Flat-rate vs interchange-plus
| Model | How it works | Best for | Watch out for |
|---|---|---|---|
| Flat-rate | One blended rate, e.g. 2.6% + 15¢ | Low volume, simplicity, new businesses | Gets expensive past ~$15K–$25K/month |
| Interchange-plus | Interchange + a fixed markup (e.g. + 0.30% + 10¢) | Established businesses, higher volume | Statements look complex; demand the markup in writing |
| Tiered | 'Qualified / mid / non-qualified' buckets | Almost nobody — avoid | Opaque; downgrades inflate the effective rate |
Common 2026 flat rates
| Provider | Card-present | Online / keyed |
|---|---|---|
| Square | 2.6% + 15¢ (Free plan) | 3.3% + 30¢ online; 3.5% + 15¢ keyed |
| Toast | 2.49% + 15¢ (paid plan) / 3.09% + 15¢ (free plan) | Higher for keyed |
| Clover | 2.3%–2.6% + 10¢ (varies by reseller) | ~3.5% + 10¢ |
| Shopify | 2.6% + 10¢ (Retail) | 2.9% + 30¢ online; +0.6–2% if not Shopify Payments |
| Lightspeed | From 2.4% + 10¢ | Plus ~$400/mo to use a third-party processor |
How to find your effective rate
Ignore the headline number on the ad. Pull last month's statement and divide total fees by total card sales. That's your effective rate, and it's the only apples-to-apples way to compare. Example: $560 in fees on $20,000 of card sales is a 2.8% effective rate — even if the brochure said 2.6%, because of per-transaction fees, keyed sales, and downgrades.

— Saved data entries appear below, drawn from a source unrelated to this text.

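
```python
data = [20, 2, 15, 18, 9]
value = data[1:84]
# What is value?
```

data has length 5. The slice data[1:84] selects indices [1, 2, 3, 4] (1->2, 2->15, 3->18, 4->9), giving [2, 15, 18, 9].

[2, 15, 18, 9]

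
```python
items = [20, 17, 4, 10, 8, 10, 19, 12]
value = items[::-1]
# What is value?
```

items has length 8. The slice items[::-1] selects indices [7, 6, 5, 4, 3, 2, 1, 0] (7->12, 6->19, 5->10, 4->8, 3->10, 2->4, 1->17, 0->20), giving [12, 19, 10, 8, 10, 4, 17, 20].

[12, 19, 10, 8, 10, 4, 17, 20]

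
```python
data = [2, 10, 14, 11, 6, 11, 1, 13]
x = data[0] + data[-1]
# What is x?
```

data has length 8. data[0] = 2.
data has length 8. Negative index -1 maps to positive index 8 + (-1) = 7. data[7] = 13.
Sum: 2 + 13 = 15.

15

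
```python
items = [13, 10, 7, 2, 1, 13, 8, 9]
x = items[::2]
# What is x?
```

items has length 8. The slice items[::2] selects indices [0, 2, 4, 6] (0->13, 2->7, 4->1, 6->8), giving [13, 7, 1, 8].

[13, 7, 1, 8]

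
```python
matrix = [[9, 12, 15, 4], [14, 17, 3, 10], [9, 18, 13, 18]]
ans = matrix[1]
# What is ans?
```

matrix has 3 rows. Row 1 is [14, 17, 3, 10].

[14, 17, 3, 10]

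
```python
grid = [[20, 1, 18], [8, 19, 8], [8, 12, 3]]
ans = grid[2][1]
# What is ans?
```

grid[2] = [8, 12, 3]. Taking column 1 of that row yields 12.

12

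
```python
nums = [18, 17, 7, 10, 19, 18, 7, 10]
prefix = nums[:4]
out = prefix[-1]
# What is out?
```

nums has length 8. The slice nums[:4] selects indices [0, 1, 2, 3] (0->18, 1->17, 2->7, 3->10), giving [18, 17, 7, 10]. So prefix = [18, 17, 7, 10]. Then prefix[-1] = 10.

10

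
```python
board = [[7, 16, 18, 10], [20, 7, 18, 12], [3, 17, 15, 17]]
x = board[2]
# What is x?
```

board has 3 rows. Row 2 is [3, 17, 15, 17].

[3, 17, 15, 17]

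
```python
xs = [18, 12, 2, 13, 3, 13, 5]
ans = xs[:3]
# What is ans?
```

xs has length 7. The slice xs[:3] selects indices [0, 1, 2] (0->18, 1->12, 2->2), giving [18, 12, 2].

[18, 12, 2]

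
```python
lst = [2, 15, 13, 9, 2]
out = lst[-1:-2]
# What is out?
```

lst has length 5. The slice lst[-1:-2] resolves to an empty index range, so the result is [].

[]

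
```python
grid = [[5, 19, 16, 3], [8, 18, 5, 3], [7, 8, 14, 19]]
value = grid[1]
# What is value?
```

grid has 3 rows. Row 1 is [8, 18, 5, 3].

[8, 18, 5, 3]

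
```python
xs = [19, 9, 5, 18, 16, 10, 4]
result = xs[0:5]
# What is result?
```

xs has length 7. The slice xs[0:5] selects indices [0, 1, 2, 3, 4] (0->19, 1->9, 2->5, 3->18, 4->16), giving [19, 9, 5, 18, 16].

[19, 9, 5, 18, 16]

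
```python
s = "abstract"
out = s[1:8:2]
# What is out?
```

s has length 8. The slice s[1:8:2] selects indices [1, 3, 5, 7] (1->'b', 3->'t', 5->'a', 7->'t'), giving 'btat'.

'btat'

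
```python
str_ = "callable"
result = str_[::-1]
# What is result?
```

str_ has length 8. The slice str_[::-1] selects indices [7, 6, 5, 4, 3, 2, 1, 0] (7->'e', 6->'l', 5->'b', 4->'a', 3->'l', 2->'l', 1->'a', 0->'c'), giving 'elballac'.

'elballac'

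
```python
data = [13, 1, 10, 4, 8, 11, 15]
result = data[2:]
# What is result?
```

data has length 7. The slice data[2:] selects indices [2, 3, 4, 5, 6] (2->10, 3->4, 4->8, 5->11, 6->15), giving [10, 4, 8, 11, 15].

[10, 4, 8, 11, 15]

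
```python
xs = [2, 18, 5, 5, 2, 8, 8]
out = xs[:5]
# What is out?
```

xs has length 7. The slice xs[:5] selects indices [0, 1, 2, 3, 4] (0->2, 1->18, 2->5, 3->5, 4->2), giving [2, 18, 5, 5, 2].

[2, 18, 5, 5, 2]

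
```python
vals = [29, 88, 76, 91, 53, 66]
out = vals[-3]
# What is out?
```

vals has length 6. Negative index -3 maps to positive index 6 + (-3) = 3. vals[3] = 91.

91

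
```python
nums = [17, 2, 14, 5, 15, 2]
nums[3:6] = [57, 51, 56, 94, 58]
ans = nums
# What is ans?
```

nums starts as [17, 2, 14, 5, 15, 2] (length 6). The slice nums[3:6] covers indices [3, 4, 5] with values [5, 15, 2]. Replacing that slice with [57, 51, 56, 94, 58] (different length) produces [17, 2, 14, 57, 51, 56, 94, 58].

[17, 2, 14, 57, 51, 56, 94, 58]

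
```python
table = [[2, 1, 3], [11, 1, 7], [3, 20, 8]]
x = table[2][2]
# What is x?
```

table[2] = [3, 20, 8]. Taking column 2 of that row yields 8.

8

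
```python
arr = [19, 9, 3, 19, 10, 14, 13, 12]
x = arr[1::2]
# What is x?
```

arr has length 8. The slice arr[1::2] selects indices [1, 3, 5, 7] (1->9, 3->19, 5->14, 7->12), giving [9, 19, 14, 12].

[9, 19, 14, 12]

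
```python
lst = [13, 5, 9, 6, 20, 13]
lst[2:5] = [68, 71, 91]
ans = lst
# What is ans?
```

lst starts as [13, 5, 9, 6, 20, 13] (length 6). The slice lst[2:5] covers indices [2, 3, 4] with values [9, 6, 20]. Replacing that slice with [68, 71, 91] (same length) produces [13, 5, 68, 71, 91, 13].

[13, 5, 68, 71, 91, 13]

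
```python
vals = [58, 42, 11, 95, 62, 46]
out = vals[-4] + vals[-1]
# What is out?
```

vals has length 6. Negative index -4 maps to positive index 6 + (-4) = 2. vals[2] = 11.
vals has length 6. Negative index -1 maps to positive index 6 + (-1) = 5. vals[5] = 46.
Sum: 11 + 46 = 57.

57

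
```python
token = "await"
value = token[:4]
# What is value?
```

token has length 5. The slice token[:4] selects indices [0, 1, 2, 3] (0->'a', 1->'w', 2->'a', 3->'i'), giving 'awai'.

'awai'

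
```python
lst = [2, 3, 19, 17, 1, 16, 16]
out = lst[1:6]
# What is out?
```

lst has length 7. The slice lst[1:6] selects indices [1, 2, 3, 4, 5] (1->3, 2->19, 3->17, 4->1, 5->16), giving [3, 19, 17, 1, 16].

[3, 19, 17, 1, 16]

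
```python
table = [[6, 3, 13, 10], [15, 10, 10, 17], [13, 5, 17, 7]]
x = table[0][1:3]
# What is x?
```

table[0] = [6, 3, 13, 10]. table[0] has length 4. The slice table[0][1:3] selects indices [1, 2] (1->3, 2->13), giving [3, 13].

[3, 13]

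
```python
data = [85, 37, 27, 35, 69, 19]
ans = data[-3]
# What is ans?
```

data has length 6. Negative index -3 maps to positive index 6 + (-3) = 3. data[3] = 35.

35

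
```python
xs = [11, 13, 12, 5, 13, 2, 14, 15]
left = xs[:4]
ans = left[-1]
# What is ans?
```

xs has length 8. The slice xs[:4] selects indices [0, 1, 2, 3] (0->11, 1->13, 2->12, 3->5), giving [11, 13, 12, 5]. So left = [11, 13, 12, 5]. Then left[-1] = 5.

5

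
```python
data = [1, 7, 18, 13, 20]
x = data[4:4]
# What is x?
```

data has length 5. The slice data[4:4] resolves to an empty index range, so the result is [].

[]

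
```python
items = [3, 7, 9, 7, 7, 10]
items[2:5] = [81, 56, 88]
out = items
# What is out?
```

items starts as [3, 7, 9, 7, 7, 10] (length 6). The slice items[2:5] covers indices [2, 3, 4] with values [9, 7, 7]. Replacing that slice with [81, 56, 88] (same length) produces [3, 7, 81, 56, 88, 10].

[3, 7, 81, 56, 88, 10]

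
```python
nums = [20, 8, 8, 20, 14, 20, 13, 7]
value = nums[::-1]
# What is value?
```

nums has length 8. The slice nums[::-1] selects indices [7, 6, 5, 4, 3, 2, 1, 0] (7->7, 6->13, 5->20, 4->14, 3->20, 2->8, 1->8, 0->20), giving [7, 13, 20, 14, 20, 8, 8, 20].

[7, 13, 20, 14, 20, 8, 8, 20]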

Frequently asked questions
What is the average credit card processing fee in 2026?
About 2%–3% per transaction. It's made of interchange (~1.5%–1.65% + ~$0.10 to the customer's bank on consumer cards), network assessments (~0.13%–0.15%), and the processor's markup — the only negotiable layer.
What is the difference between flat-rate and interchange-plus pricing?
Flat-rate charges one blended number (e.g. 2.6% + 15¢) — simple but expensive at volume. Interchange-plus charges true interchange plus a fixed markup, which is more transparent and usually cheaper once you exceed roughly $15,000–$25,000/month in card sales.
What is an effective processing rate?
Total processing fees divided by total card sales for the period. It's the real number you pay after per-transaction fees, keyed sales and downgrades — and the only fair way to compare two processors.
Can I negotiate credit card processing fees?
You can negotiate the processor's markup, but not interchange or assessments. That only works if your POS lets you choose your processor. Systems locked to one processor (Square, Toast, SumUp) leave you nothing to negotiate.
Why do per-transaction fees matter?
The fixed cents (e.g. +15¢) hit hardest on small tickets. A café averaging $5 sales pays a far higher effective rate from 15¢ than a restaurant averaging $60. Low-ticket businesses should weight the per-transaction fee heavily.